Иногда гуляли просто так: ходили в Кадетскую рощу, бродили по Подолу, заходили в синематограф. Порой целовались скорей из приличий по отношению друг к другу, нежели из желания.
Павел понимал, что слишком многим обязан этой женщине, и старался ее не обидеть, сделать приятное. Да и ничего неприятного в этом Павел не чувствовал. Скорее наоборот.
Аделаиду Кузьминичну терзали иные мысли: Ее спутник молод, почти мальчик. Годится ей если не в сыновья, то в племянники уж точно. А она его соблазнила, воспользовалась неопытностью…
Впрочем, чувства не мешали Аделаиде приглядываться к спутнику внимательнее: кто же он таков?.. Из-за простого беглеца с каторги прислали сыщиков из Санкт-Петербурга?.. Да нет, быть такого не может: за всеми так гоняться – столица опустеет.
Она пыталась его разговорить:
– Что-то в вас все же есть… – произносила Аделаида, намекая на погоню к товарному поезду и на выстрелы.
Пашка краснел и улыбался:
– Выходит, что-то есть…
Впрочем, подразумевал, что его спасительница имеет в виду нечто интимное, может быть даже ночное.
– Экий вы скрытный, Павел Трофимович,– говорила Аделаида Кузьминична и грозила ему пальчиком
Пашка краснел еще более.
Никто ранее так Павла не называл. Отца своего он никогда не видел. Да и мать, собственно говоря, никакого Трофима не знала. Просто назвала так сына: как некоторые дают имя – она дала и отчество.
А что? Отчество ничем не хуже иных. Лучше уж таковым именоваться, чем по имени той сволочи…
Сам же Павел ей ничего не рассказывал: по совету Поляка пытался все забыть, уверить себя, что было это в страшном сне. Но как раз во сне все возвращалось: вот он опять копает яму: могилу будто для инопланетянина… Но инопланетяне уже лежат в яме… Значит это могила для него самого… Потом – побег медленный, словно он движется в киселе или в патоке. Вот побег обнаружен, вот солдат вскидывает винтовку прицелом к щеке – патока его совершенно не касается. Выстрел, пуля пролетает полсотни сажень. Сон столь реален, что если Пашку убью там, он умрет и в этом мире. Но за мгновение до того, как пуля войдет в его тело, Павел просыпается от своего крика.
– Тише Пашенька, тише… Это только сон… – успокаивала Аделаида Кузьминична.
На ночное время Павел Трофимович превращался в Пашеньку.
– Что снилось?.. – продолжала женщина. – Каторга?
– Да… Не хочу вспоминать…
***
Утром снова шли гулять.
Вокруг шел небольшой дождик и листопад.
Ночью ударил первый мороз той зимы, и теперь достаточно было небольшого дуновения ветра, чтоб с веток начинала сыпаться лавина листьев.
Гуляя по аллеям, о чем-то говорили. Роща была пуста по причине буднего, рабочего дня. И, раз, поддавшись нахлынувшим чувствам радости, Павел подхватывал женщину на руки, кружил среди листопада.
Аделаида радостно смеялась.
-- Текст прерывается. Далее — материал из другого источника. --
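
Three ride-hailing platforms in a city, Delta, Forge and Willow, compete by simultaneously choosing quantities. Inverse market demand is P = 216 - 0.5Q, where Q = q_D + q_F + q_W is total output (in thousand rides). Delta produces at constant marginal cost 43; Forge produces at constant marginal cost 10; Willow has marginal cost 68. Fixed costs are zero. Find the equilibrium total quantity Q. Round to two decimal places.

263.50

Delta's profit: π_D = (216 - 0.5Q)q_D - (43q_D). Setting ∂π_D/∂q_D = 0: 173 - q_D - (1/2)(q_F + q_W) = 0.
Forge's profit: π_F = (216 - 0.5Q)q_F - (10q_F). Setting ∂π_F/∂q_F = 0: 206 - q_F - (1/2)(q_D + q_W) = 0.
Willow's first-order condition: 148 - q_W - (1/2)(q_D + q_F) = 0.
Summing all 3 equations gives 527 − 2Q = 0, hence Q = 527/2.
Back-substituting: q_D = (173 − 527/4)/(1/2) = 165/2, q_F = (206 − 527/4)/(1/2) = 297/2, q_W = (148 − 527/4)/(1/2) = 65/2.
Total output Q = 165/2 + 297/2 + 65/2 = 527/2.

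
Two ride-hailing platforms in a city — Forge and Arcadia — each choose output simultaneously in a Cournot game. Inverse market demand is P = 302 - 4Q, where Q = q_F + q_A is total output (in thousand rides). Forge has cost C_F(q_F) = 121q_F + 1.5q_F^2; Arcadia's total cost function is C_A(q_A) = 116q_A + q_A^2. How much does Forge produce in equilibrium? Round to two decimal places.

Forge's profit: π_F = (302 - 4Q)q_F - (121q_F + (3/2)q_F²). Setting ∂π_F/∂q_F = 0: 181 - 11q_F - 4(q_A) = 0.
Arcadia's first-order condition: 186 - 10q_A - 4(q_F) = 0.
Rearranging gives the reaction functions q_F = (181 - 4q_A)/11 and q_A = (186 - 4q_F)/10.
Substituting one into the other gives q_F = 533/47 and q_A = 661/47.

11.34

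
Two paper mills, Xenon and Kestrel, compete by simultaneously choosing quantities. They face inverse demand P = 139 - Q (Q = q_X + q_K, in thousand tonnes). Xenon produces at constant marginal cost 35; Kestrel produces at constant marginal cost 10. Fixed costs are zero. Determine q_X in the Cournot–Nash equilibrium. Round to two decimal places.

Xenon's profit: π_X = (139 - Q)q_X - (35q_X). Setting ∂π_X/∂q_X = 0: 104 - 2q_X - (q_K) = 0.
Kestrel's profit: π_K = (139 - Q)q_K - (10q_K). Setting ∂π_K/∂q_K = 0: 129 - 2q_K - (q_X) = 0.
Best responses: q_X = (104 - q_K)/2, q_K = (129 - q_X)/2.
Substituting one into the other gives q_X = 79/3 and q_K = 154/3.

26.33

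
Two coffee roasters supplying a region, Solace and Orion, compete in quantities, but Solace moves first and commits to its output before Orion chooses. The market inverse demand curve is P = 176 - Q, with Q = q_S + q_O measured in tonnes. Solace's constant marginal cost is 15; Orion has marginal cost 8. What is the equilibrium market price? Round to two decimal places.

The follower Orion best-responds to any q_S: π_O = (176 - Q)q_O - 8q_O.
∂π_O/∂q_O = 168 - q_S - 2q_O = 0 gives the reaction function q_O = (168 - q_S)/2.
The leader anticipates this reaction. Substituting into P = 176 - Q gives P = 92 - (1/2)q_S, so π_S = (92 - (1/2)q_S)q_S - 15q_S.
Leader FOC: 77 - q_S = 0, so q_S = 77.
Then q_O = (168 - 77)/2 = 91/2.
Total output Q = 245/2, so price P = 176 - 245/2 = 107/2.

53.50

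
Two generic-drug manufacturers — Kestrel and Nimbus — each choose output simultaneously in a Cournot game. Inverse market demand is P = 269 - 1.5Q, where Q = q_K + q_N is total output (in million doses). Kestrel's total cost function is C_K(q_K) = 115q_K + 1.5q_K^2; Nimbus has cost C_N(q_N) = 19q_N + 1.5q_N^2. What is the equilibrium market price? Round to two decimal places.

188.20

Kestrel's profit: π_K = (269 - 1.5Q)q_K - (115q_K + (3/2)q_K²). Setting ∂π_K/∂q_K = 0: 154 - 6q_K - (3/2)(q_N) = 0.
Nimbus's profit: π_N = (269 - 1.5Q)q_N - (19q_N + (3/2)q_N²). Setting ∂π_N/∂q_N = 0: 250 - 6q_N - (3/2)(q_K) = 0.
Rearranging gives the reaction functions q_K = (154 - (3/2)q_N)/6 and q_N = (250 - (3/2)q_K)/6.
Solving the pair: q_K = 244/15, q_N = 188/5.
Total output Q = 808/15, so price P = 269 - (3/2)·(808/15) = 941/5.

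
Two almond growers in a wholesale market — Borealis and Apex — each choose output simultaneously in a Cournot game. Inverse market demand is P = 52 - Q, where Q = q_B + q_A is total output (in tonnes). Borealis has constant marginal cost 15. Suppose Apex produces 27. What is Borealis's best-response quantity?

With the rival's output fixed at 27, Borealis's profit is π_B = (52 - 27 - q_B)q_B - (15q_B) = (25 - q_B)q_B - (15q_B).
∂π_B/∂q_B = 10 - 2q_B = 0, so q_B = 5.

5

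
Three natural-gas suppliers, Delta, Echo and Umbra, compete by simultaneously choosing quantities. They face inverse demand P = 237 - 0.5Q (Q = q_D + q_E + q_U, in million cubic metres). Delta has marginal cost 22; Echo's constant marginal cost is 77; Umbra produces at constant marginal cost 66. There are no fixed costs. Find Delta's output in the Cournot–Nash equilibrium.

Delta's profit: π_D = (237 - 0.5Q)q_D - (22q_D). Setting ∂π_D/∂q_D = 0: 215 - q_D - (1/2)(q_E + q_U) = 0.
Echo's profit: π_E = (237 - 0.5Q)q_E - (77q_E). Setting ∂π_E/∂q_E = 0: 160 - q_E - (1/2)(q_D + q_U) = 0.
Umbra's profit: π_U = (237 - 0.5Q)q_U - (66q_U). Setting ∂π_U/∂q_U = 0: 171 - q_U - (1/2)(q_D + q_E) = 0.
Adding the 3 first-order conditions: 546 − 2Q = 0, so Q = 273.
Back-substituting: q_D = (215 − 273/2)/(1/2) = 157, q_E = (160 − 273/2)/(1/2) = 47, q_U = (171 − 273/2)/(1/2) = 69.

157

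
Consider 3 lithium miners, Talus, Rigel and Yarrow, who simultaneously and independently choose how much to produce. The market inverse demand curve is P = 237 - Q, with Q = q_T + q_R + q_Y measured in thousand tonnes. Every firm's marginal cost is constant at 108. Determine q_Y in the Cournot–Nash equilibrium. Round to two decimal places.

32.25

A representative firm's profit is π_i = q_i(237 - Q) - 108q_i.
First-order condition (treating rivals' output as given): 129 - 2q_i - Σ_{j≠i} q_j = 0.
With identical firms every q_j equals q_i, so Σ_{j≠i} q_j = 2q_i and 129 = 4q_i, giving q_i = 129/4.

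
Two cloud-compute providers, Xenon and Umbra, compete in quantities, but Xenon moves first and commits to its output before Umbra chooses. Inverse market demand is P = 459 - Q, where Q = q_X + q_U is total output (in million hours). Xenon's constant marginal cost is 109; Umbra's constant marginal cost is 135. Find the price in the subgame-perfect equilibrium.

203

The follower Umbra best-responds to any q_X: π_U = (459 - Q)q_U - 135q_U.
∂π_U/∂q_U = 324 - q_X - 2q_U = 0 gives the reaction function q_U = (324 - q_X)/2.
The leader anticipates this reaction. Substituting into P = 459 - Q gives P = 297 - (1/2)q_X, so π_X = (297 - (1/2)q_X)q_X - 109q_X.
Maximising: ∂π_X/∂q_X = 188 - q_X = 0, giving q_X = 188.
Then q_U = (324 - 188)/2 = 68.
Total output Q = 256, so price P = 459 - 256 = 203.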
В голове у нее пронеслось: кажется, никогда в жизни она не была столь счастлива. И не потому, что счастье ее ныне столь высоко, а просто раньше выпадало еще менее. Были в ее жизни лишь какие-то мужчины без определенного возраста, бородатые, для которых личное было совсем неважным. А этот мальчик – он еще не утерял чувственность, естественность… Он будто кого-то убил, но, кажется, в честной перестрелке.
– Ах, Павел Трофимович! – смеялась она, оказавшись на ногах. – Что же вы со мной такое делаете? Наверное, же можете найти себе молодую и красивую.
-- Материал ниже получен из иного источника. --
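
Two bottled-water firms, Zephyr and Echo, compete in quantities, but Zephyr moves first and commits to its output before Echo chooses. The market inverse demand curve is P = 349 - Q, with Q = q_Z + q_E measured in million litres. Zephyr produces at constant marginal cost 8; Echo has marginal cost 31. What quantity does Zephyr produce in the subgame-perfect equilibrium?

Solve by backward induction. Given q_Z, the follower Echo maximises π_E = (349 - q_Z - q_E)q_E - 31q_E.
Follower FOC: 318 - q_Z - 2q_E = 0, so q_E(q_Z) = (318 - q_Z)/2.
The leader anticipates this reaction. Substituting into P = 349 - Q gives P = 190 - (1/2)q_Z, so π_Z = (190 - (1/2)q_Z)q_Z - 8q_Z.
The leader's first-order condition 182 - q_Z = 0 yields q_Z = 182.
Then q_E = (318 - 182)/2 = 68.

182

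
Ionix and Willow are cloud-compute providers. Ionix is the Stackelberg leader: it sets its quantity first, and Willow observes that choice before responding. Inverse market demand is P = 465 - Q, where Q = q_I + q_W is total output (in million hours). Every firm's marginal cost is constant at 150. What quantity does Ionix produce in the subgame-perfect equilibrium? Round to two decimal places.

The follower Willow best-responds to any q_I: π_W = (465 - Q)q_W - 150q_W.
Follower FOC: 315 - q_I - 2q_W = 0, so q_W(q_I) = (315 - q_I)/2.
Ionix substitutes q_W(q_I) into its own profit: π_I = q_I(465 - q_I - (315 - q_I)/2) - 150q_I = (615/2 - (1/2)q_I)q_I - 150q_I.
Leader FOC: 315/2 - q_I = 0, so q_I = 315/2.
Then q_W = (315 - 315/2)/2 = 315/4.

157.50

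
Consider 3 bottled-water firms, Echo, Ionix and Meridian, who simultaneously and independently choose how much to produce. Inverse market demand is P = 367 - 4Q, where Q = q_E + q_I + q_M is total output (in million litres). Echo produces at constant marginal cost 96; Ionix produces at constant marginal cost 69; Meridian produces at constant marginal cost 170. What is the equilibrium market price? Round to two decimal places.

Echo's profit: π_E = (367 - 4Q)q_E - (96q_E). Setting ∂π_E/∂q_E = 0: 271 - 8q_E - 4(q_I + q_M) = 0.
Ionix's profit: π_I = (367 - 4Q)q_I - (69q_I). Setting ∂π_I/∂q_I = 0: 298 - 8q_I - 4(q_E + q_M) = 0.
Meridian's profit: π_M = (367 - 4Q)q_M - (170q_M). Setting ∂π_M/∂q_M = 0: 197 - 8q_M - 4(q_E + q_I) = 0.
Summing all 3 equations gives 766 − 16Q = 0, hence Q = 383/8.
Back-substituting: q_E = (271 − 383/2)/4 = 159/8, q_I = (298 − 383/2)/4 = 213/8, q_M = (197 − 383/2)/4 = 11/8.
Total output Q = 383/8, so price P = 367 - 4·(383/8) = 351/2.

175.50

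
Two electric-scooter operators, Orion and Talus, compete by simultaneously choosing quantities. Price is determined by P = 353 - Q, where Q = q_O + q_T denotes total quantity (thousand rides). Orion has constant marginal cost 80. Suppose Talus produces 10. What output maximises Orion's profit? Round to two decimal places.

With the rival's output fixed at 10, Orion's profit is π_O = (353 - 10 - q_O)q_O - (80q_O) = (343 - q_O)q_O - (80q_O).
∂π_O/∂q_O = 263 - 2q_O = 0, so q_O = 263/2.

131.50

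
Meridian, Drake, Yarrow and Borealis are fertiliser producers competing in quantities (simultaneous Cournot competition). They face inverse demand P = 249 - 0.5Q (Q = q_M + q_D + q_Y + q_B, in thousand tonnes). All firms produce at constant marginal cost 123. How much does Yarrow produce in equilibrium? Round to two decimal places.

50.40

A representative firm's profit is π_i = q_i(249 - 0.5Q) - 123q_i.
Setting ∂π_i/∂q_i = 0 with rivals' quantities fixed: 126 - q_i - (1/2)·Σ_{j≠i} q_j = 0.
By symmetry each firm produces the same amount; substituting Σ_{j≠i} q_j = 3q_i yields q_i = 126/(5/2) = 252/5.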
– Зачем мне красавица? – отвечал Павел. – Мне и тебя достаточно…
Но даже эта необдуманная глупость не злила Аделаиду. Та понимала, что отнюдь не столь красива, молода. А то, что кавалер столь неумел… Что с того? Зато его можно обучить в соответствии со своими прихотями…
***
А в конце ноября в Киеве стало зимно и скучно, и Аделаида Кузьминична велела снова собираться.
Купила билеты, но куда – Павлу не сказала, не то из соображений конспирации, не то по забывчивости. Ехали в пульмановском мягком вагоне сначала на запад, потом в Ровно пересели в поезд поплоше. Теперь они повернули на юг.
Этому изменению направления Павел был несказанно рад – ведь далее на запад лежало царство Польское, откуда был родом безымянный галантерейный контрабандист. Верно, сейчас его ищут где-то в Польше, но где?.. Он что-то говорил про какую-то икону… Только что именно – Павел забыл.
Полиция ведь все равно знает, откуда галантерейщик – сыщики направлены по следу. И пусть контрабандист не имел никакого желания возвращаться в старые места, но Павел вынужден отныне избегать всего польского – а то ведь искали одного, а найдут другого.
Всякое бывает.
На этом поезде доехали до какой-то станции недалеко от австро-венгерской границы. Железнодорожная ветка тут заканчивалась тупиком: рельсы уходили в насыпанный холмик, из которого возвышался железнодорожный крест: две стойки, перечеркнутые горизонтальной перекладиной.
За холмиком, впрочем, имелся семафор, и даже открытый – верно станционный смотритель был большим шутником и человеком рисковым. Ведь какой-то машинист мог и не успеть остановить состав до того, как кончатся рельсы.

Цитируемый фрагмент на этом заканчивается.